Le nombre peu considérable d’images du Dieu-Lune, observées jusqu’ici sur les monuments d’ancien style égyptien, n’avait point encore permis de reconnaître les différents noms hiéroglyphiques de cette grande divinité. Celui qu’on a présenté dans les planches 14 et 14.2 est purement figuratif; il offre la représentation d’une des principales phases de l’astre dont ce dieu réglait le cours et les mouvements. Ce nom répond, quant à sa nature graphique, au nom figuratif du soleil donné sur la planche 24, no 4; mais il était indubitable que le nom d’une essence divine aussi généralement vénérée par les Égyptiens que le fut le dieu Pooh, devait se trouver sous plusieurs formes dans les textes hiéroglyphiques. On a déja pu voir, en effet, que les noms propres des grandes divinités sont exprimés, dans les légendes en écriture sacrée, par trois méthodes essentiellement distinctes: 1o figurativement[184]; 2o symboliquement[185]; 3o phonétiquement[186]; et qu’il n’est point rare enfin de trouver, à côté de l’image d’un dieu, soit ses noms phonétique et figuratif réunis[187], soit même ces trois sortes de noms à la fois[188].

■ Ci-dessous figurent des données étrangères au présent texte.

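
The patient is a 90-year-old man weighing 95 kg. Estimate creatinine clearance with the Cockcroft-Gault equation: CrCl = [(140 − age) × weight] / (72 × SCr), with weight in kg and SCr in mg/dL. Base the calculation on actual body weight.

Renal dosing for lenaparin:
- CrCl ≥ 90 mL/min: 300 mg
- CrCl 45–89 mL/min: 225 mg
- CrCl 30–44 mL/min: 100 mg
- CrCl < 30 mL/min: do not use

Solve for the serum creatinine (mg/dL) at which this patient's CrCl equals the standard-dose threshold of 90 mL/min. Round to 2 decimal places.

0.73 mg/dL

Standard dose requires CrCl ≥ 90 mL/min.
Set (140 − 90) × 95 / (72 × SCr) = 90
SCr = (140 − 90) × 95 / (72 × 90) = 0.733 mg/dL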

C’était seulement au milieu d’une collection de monuments comme celle de S. M. le roi de Sardaigne, véritable musée égyptien, objet d’un vif regret pour les lettrés de France, que je pouvais espérer de recueillir les divers noms hiéroglyphiques du dieu Lune. J’ai en effet reconnu, dans cette admirable collection, plusieurs monuments qui se rapportent, sans aucun doute, au culte du dieu Pooh; leur examen m’a conduit à recueillir deux nouveaux noms de cette divinité, en écriture sacrée.

La figure gravée sur notre planche 14.4, a été calquée sur une stèle de ce musée; ce petit monument, d’une conservation parfaite, est en pierre calcaire blanche d’un grain très-fin; la sculpture, d’un très-bon travail, a été peinte, et les couleurs ont conservé toute leur vivacité. La hauteur de la stèle est partagée en deux compartiments: la division supérieure représente le dieu Pooh assis sur un trône richement décoré; devant lui, est un autel chargé de pains arrondis, d’un vase contenant des mets consacrés, de diverses sortes de plantes, et d’un superbe bouquet de lotus lié avec des bandelettes de diverses couleurs.

Les insignes du dieu ne diffèrent point essentiellement de ceux qu’il porte déja sur notre planche no 14; la tunique seule est blanche sur le bas-relief de Turin; le disque et le croissant sont aussi peints en jaune, et l’ornement qui retombe sur le devant du collier est d’une forme bien plus distincte. L’Uræus, ou serpent, emblême de la puissance royale, est fixé au diadême qui ceint l’étroite coiffure du dieu, toujours de couleur noire.